Sekretaris DPW RPN Sumatera Utara, Rasyid Siddiq.SH.MH, menegaskan bahwa surat tersebut lahir sebagai bentuk kepedulian organisasi terhadap masyarakat, khususnya para pengemudi yang terdampak langsung akibat sulitnya memperoleh BBM.
“Kami tidak sedang mencari siapa yang harus disalahkan. Yang kami harapkan adalah adanya evaluasi yang objektif, transparan dan profesional terhadap tata kelola distribusi BBM. Jika memang ditemukan adanya kelalaian atau ketidakmampuan dalam menjalankan tugas, maka sudah sepatutnya dilakukan pembenahan, termasuk pergantian manajemen sesuai mekanisme yang berlaku. Yang paling penting saat ini adalah masyarakat kembali mendapatkan pelayanan yang baik dan distribusi BBM segera normal”, ujar Rasyid Siddiq.
Menurutnya, kondisi antrean panjang di sejumlah SPBU telah berdampak pada aktivitas masyarakat, menghambat pekerjaan para pengemudi, serta menimbulkan keresahan di tengah masyarakat. Oleh karena itu, RPN Sumut menilai diperlukan langkah cepat dan terukur untuk mengembalikan kelancaran distribusi BBM.
Selain meminta evaluasi terhadap manajemen, DPW RPN Sumut juga mendorong PT.Pertamina Patra Niaga agar menyampaikan informasi secara terbuka kepada publik mengenai penyebab gangguan distribusi, langkah penanganan yang telah dilakukan, serta target normalisasi penyaluran BBM.
Rasyid berharap langkah tersebut dapat memulihkan kepercayaan masyarakat terhadap pelayanan Pertamina sekaligus memastikan kejadian serupa tidak kembali terulang melalui perbaikan sistem distribusi dan pengawasan yang lebih efektif.
DPW RPN Sumut menegaskan bahwa permohonan tersebut merupakan bentuk kontrol sosial yang bertujuan mendorong peningkatan pelayanan publik, bukan sebagai bentuk penghakiman terhadap individu tertentu.
“Permohonan ini juga didasarkan pada amanat Pasal 33 ayat (3) UUD 1945, Undang-undang Nomor 25 Tahun 2009 tentang Pelayanan Publik, Undang-Undang Nomor 22 Tahun 2001 tentang Minyak dan Gas Bumi sebagaimana telah diubah, serta Undang-undang Nomor 30 Tahun 2014 tentang Administrasi Pemerintahan yang mengedepankan asas kepentingan umum, keterbukaan, dan pelayanan yang baik”, ujarnya lagi.
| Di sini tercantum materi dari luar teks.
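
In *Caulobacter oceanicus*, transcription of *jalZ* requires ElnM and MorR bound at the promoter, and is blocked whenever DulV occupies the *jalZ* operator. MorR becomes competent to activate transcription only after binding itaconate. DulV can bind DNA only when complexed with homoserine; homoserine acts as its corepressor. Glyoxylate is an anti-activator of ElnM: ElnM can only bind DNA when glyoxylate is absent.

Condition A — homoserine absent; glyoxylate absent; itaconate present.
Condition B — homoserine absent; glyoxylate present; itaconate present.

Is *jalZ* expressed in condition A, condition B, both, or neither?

A only

Condition A:
Homoserine is absent, so DulV is inactive.
Glyoxylate is absent, so ElnM is active.
Itaconate is present, so MorR is active.
No repressor is bound and ElnM and MorR are active, so *jalZ* is transcribed.
→ *jalZ* is ON in A.
Condition B:
Homoserine is absent, so DulV is inactive.
Glyoxylate is present, so ElnM is inactive.
Itaconate is present, so MorR is active.
Required activator ElnM is absent, so *jalZ* is not transcribed.
→ *jalZ* is OFF in B.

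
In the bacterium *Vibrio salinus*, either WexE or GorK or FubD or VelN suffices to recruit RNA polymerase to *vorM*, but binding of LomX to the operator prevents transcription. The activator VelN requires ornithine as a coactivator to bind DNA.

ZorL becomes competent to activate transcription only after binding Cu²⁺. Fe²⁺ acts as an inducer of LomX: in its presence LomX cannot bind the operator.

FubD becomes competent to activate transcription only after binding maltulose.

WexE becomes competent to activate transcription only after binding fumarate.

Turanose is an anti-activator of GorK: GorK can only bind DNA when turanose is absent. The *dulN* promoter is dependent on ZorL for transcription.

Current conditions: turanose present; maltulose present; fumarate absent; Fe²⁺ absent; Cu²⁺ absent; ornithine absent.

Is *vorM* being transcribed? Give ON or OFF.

Fe²⁺ is absent, so LomX is active.
Fumarate is absent, so WexE is inactive.
Turanose is present, so GorK is inactive.
Maltulose is present, so FubD is active.
Ornithine is absent, so VelN is inactive.
With repressor LomX bound, *vorM* is not transcribed.

OFF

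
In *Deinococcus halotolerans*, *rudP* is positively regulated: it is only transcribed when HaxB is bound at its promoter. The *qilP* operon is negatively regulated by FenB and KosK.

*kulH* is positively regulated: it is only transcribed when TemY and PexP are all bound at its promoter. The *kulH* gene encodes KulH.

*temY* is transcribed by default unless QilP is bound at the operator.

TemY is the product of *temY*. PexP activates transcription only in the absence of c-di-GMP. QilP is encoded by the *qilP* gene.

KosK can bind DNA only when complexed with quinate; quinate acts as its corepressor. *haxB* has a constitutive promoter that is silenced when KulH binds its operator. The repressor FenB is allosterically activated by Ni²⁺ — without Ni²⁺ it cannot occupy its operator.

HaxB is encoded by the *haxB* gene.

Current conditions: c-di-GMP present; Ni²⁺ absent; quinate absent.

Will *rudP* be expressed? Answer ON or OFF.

ON

Ni²⁺ is absent, so FenB is inactive.
Quinate is absent, so KosK is inactive.
With no repressor bound, *qilP* is transcribed.
So QilP is produced and active.
With repressor QilP bound, *temY* is not transcribed.
So TemY is not produced.
c-di-GMP is present, so PexP is inactive.
Required activator TemY is absent, so *kulH* is not transcribed.
So KulH is not produced.
With no repressor bound, *haxB* is transcribed.
So HaxB is produced and active.
No repressor is bound and HaxB is active, so *rudP* is transcribed.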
Oleh karena itu, kami memandang evaluasi terhadap tata kelola distribusi BBM merupakan langkah yang penting untuk menjamin pelayanan kepada masyarakat berjalan secara optimal
Organisasi berharap pihak Pertamina Patra Niaga dapat menindaklanjuti permohonan tersebut secara profesional demi kepentingan masyarakat luas.